Major enterprise platforms are drawing a line against the flood of AI agents trying to access their systems. Slack, Workday, and LinkedIn are resisting efforts by customers to connect autonomous AI agents to their services, according to The Information.
The pushback signals a growing tension in enterprise software: companies want to deploy AI agents that can act on their behalf across tools, but the platforms hosting critical business data aren’t eager to open the gates.
Why This Matters
AI agents are autonomous software that can browse, click, fill forms, and make decisions without human input. They’re the hottest trend in enterprise AI right now. Every major AI lab (OpenAI, Anthropic, Google) is building agent capabilities. Startups are raising hundreds of millions to create agents that navigate existing software on behalf of workers.

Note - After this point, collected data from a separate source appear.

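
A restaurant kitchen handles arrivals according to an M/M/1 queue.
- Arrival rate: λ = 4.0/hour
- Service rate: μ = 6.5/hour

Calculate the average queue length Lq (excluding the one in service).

ρ = λ/μ = 4.0/6.5 = 0.6154
For M/M/1: Lq = λ²/(μ(μ-λ))
Lq = 16.00/(6.5 × 2.50)
Lq = 0.9846 orders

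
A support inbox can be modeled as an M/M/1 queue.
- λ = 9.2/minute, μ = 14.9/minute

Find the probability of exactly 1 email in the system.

ρ = λ/μ = 9.2/14.9 = 0.6174
P(n) = (1-ρ)ρⁿ
P(1) = (1-0.6174) × 0.6174^1
P(1) = 0.3826 × 0.6174
P(1) = 0.2362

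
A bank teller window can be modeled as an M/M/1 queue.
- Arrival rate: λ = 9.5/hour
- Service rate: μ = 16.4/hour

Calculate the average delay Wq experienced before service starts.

First, compute utilization: ρ = λ/μ = 9.5/16.4 = 0.5793
For M/M/1: Wq = λ/(μ(μ-λ))
Wq = 9.5/(16.4 × (16.4-9.5))
Wq = 9.5/(16.4 × 6.90)
Wq = 0.08395 hours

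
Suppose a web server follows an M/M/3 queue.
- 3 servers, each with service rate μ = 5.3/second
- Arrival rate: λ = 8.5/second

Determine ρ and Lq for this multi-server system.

Traffic intensity: ρ = λ/(cμ) = 8.5/(3×5.3) = 0.5346
Since ρ = 0.5346 < 1, system is stable.
Offered load a = λ/μ = cρ = 8.5/5.3 = 1.6038
P₀ = [ Σₙ₌₀^2 aⁿ/n! + a^3/(3!(1-ρ)) ]⁻¹
Σ = a^0/0! + a^1/1! + a^2/2! = 1.0000 + 1.6038 + 1.2860 = 3.8898
a^3/(3!(1-ρ)) = 4.1250/(6 × 0.4654) = 1.4772
P₀ = 1/(3.8898 + 1.4772) = 0.1863
Lq = P₀·a^3·ρ / (3!(1-ρ)²) = 0.186323 × 4.12505 × 0.534591 / (6 × 0.216605) = 0.3162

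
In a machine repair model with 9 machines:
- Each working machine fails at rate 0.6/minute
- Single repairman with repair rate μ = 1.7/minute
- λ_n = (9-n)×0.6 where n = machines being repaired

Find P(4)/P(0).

P(4)/P(0) = ∏_{i=0}^{4-1} λ_i/μ_{i+1}
= (9-0)×0.6/1.7 × (9-1)×0.6/1.7 × (9-2)×0.6/1.7 × (9-3)×0.6/1.7
= 46.9236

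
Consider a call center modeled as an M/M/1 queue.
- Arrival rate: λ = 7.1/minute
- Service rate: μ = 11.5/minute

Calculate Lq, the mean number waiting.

ρ = λ/μ = 7.1/11.5 = 0.6174
For M/M/1: Lq = λ²/(μ(μ-λ))
Lq = 50.41/(11.5 × 4.40)
Lq = 0.9962 calls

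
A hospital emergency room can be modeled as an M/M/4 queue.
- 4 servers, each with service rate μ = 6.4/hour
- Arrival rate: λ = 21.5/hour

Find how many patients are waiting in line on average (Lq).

Traffic intensity: ρ = λ/(cμ) = 21.5/(4×6.4) = 0.8398
Since ρ = 0.8398 < 1, system is stable.
Offered load a = λ/μ = cρ = 21.5/6.4 = 3.3594
P₀ = [ Σₙ₌₀^3 aⁿ/n! + a^4/(4!(1-ρ)) ]⁻¹
Σ = a^0/0! + a^1/1! + a^2/2! + a^3/3! = 1.0000 + 3.3594 + 5.6427 + 6.3186 = 16.3207
a^4/(4!(1-ρ)) = 127.3603/(24 × 0.160156) = 33.1344
P₀ = 1/(16.3207 + 33.1344) = 0.02022
Lq = P₀·a^4·ρ / (4!(1-ρ)²) = 0.0202204 × 127.3603 × 0.839844 / (24 × 0.0256500) = 3.5134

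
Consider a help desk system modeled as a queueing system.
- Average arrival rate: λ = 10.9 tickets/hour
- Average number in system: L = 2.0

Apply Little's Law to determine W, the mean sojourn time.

Little's Law: L = λW, so W = L/λ
W = 2.0/10.9 = 0.1835 hours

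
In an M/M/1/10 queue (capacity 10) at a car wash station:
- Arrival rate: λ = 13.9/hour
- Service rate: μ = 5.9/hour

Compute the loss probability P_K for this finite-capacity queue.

ρ = λ/μ = 13.9/5.9 = 2.3559
P₀ = (1-ρ)/(1-ρ^(K+1)) = (1-2.3559)/(1-2.3559^11) = -1.3559/-12407.6740 = 0.0001093
P_K = P₀×ρ^K = 0.00010928 × 2.3559^10 = 0.00010928 × 5267.0631 = 0.5756
Blocking probability = 57.56%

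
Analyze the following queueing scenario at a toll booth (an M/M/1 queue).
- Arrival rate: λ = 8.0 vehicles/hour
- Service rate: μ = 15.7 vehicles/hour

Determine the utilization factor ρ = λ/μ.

Server utilization: ρ = λ/μ
ρ = 8.0/15.7 = 0.5096
The server is busy 50.96% of the time.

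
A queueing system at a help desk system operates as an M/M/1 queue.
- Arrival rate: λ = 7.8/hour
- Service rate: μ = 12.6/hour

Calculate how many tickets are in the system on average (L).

ρ = λ/μ = 7.8/12.6 = 0.6190
For M/M/1: L = λ/(μ-λ)
L = 7.8/(12.6-7.8) = 7.8/4.80
L = 1.6250 tickets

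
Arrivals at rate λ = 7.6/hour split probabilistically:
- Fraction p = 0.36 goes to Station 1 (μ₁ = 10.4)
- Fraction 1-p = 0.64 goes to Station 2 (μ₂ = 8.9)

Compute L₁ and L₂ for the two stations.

Effective rates: λ₁ = 7.6×0.36 = 2.736, λ₂ = 7.6×0.64 = 4.864
Station 1: ρ₁ = 2.736/10.4 = 0.2631, L₁ = ρ₁/(1-ρ₁) = 0.2631/(1-0.2631) = 0.3570
Station 2: ρ₂ = 4.864/8.9 = 0.54652, L₂ = ρ₂/(1-ρ₂) = 0.54652/(1-0.54652) = 1.2052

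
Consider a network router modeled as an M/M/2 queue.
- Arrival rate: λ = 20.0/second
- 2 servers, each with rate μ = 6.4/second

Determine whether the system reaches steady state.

Stability requires ρ = λ/(cμ) < 1
ρ = 20.0/(2 × 6.4) = 20.0/12.80 = 1.5625
Since 1.5625 ≥ 1, the system is UNSTABLE.
Need c > λ/μ = 20.0/6.4 = 3.12.
Minimum servers needed: c = 4.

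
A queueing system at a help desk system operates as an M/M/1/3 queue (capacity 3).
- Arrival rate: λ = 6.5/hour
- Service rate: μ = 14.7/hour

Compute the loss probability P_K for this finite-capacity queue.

ρ = λ/μ = 6.5/14.7 = 0.44218
P₀ = (1-ρ)/(1-ρ^(K+1)) = (1-0.44218)/(1-0.44218^4) = 0.5578/0.9618 = 0.5800
P_K = P₀×ρ^K = 0.57999 × 0.44218^3 = 0.57999 × 0.086456 = 0.05014
Blocking probability = 5.01%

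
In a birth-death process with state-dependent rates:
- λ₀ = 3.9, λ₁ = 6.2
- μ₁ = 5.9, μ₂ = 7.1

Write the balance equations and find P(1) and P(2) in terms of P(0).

Balance equations:
State 0: λ₀P₀ = μ₁P₁ → P₁ = (λ₀/μ₁)P₀ = (3.9/5.9)P₀ = 0.6610P₀
State 1: P₂ = (λ₀λ₁)/(μ₁μ₂)P₀ = (3.9×6.2)/(5.9×7.1)P₀ = 0.5772P₀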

But here’s the friction: these agents need access to the platforms where work actually happens. And those platforms have good reasons to be cautious:
- Security risks: AI agents acting autonomously could expose sensitive employee data, messages, or HR records
- API abuse: Agents hammering APIs at scale create load and scraping concerns that go beyond normal user behavior
- Business model threats: If an AI agent can extract value from a platform without users ever logging in, the platform loses engagement and leverage
- Liability questions: When an agent makes an error inside Workday’s HR system or sends a wrong message in Slack, who’s responsible?
The Bigger Picture
This resistance creates a real bottleneck for the “agentic AI” wave that companies like Microsoft, Google, and Salesforce are betting billions on. If the most popular enterprise tools won’t cooperate, agents can’t deliver on their promise of automating cross-platform workflows.
LinkedIn’s resistance is particularly notable given that its parent company Microsoft is simultaneously pushing Copilot agents across its own ecosystem. Slack, now owned by Salesforce (which has its own Agentforce platform), faces a similar internal contradiction.
Workday’s caution makes sense from a compliance angle: the platform holds some of the most sensitive employee data in any organization, from compensation to performance reviews.
What Comes Next
Expect this to become one of the defining battles of 2026 in enterprise AI. Platform companies will likely try to control agent access through their own sanctioned integrations and partnerships, rather than letting third-party agents roam freely.
For AI practitioners building agent-based workflows, the takeaway is practical: don’t assume your agents will get unfettered access to major enterprise platforms. Build with fallbacks, and watch for official agent APIs and partner programs that these companies will inevitably launch on their own terms.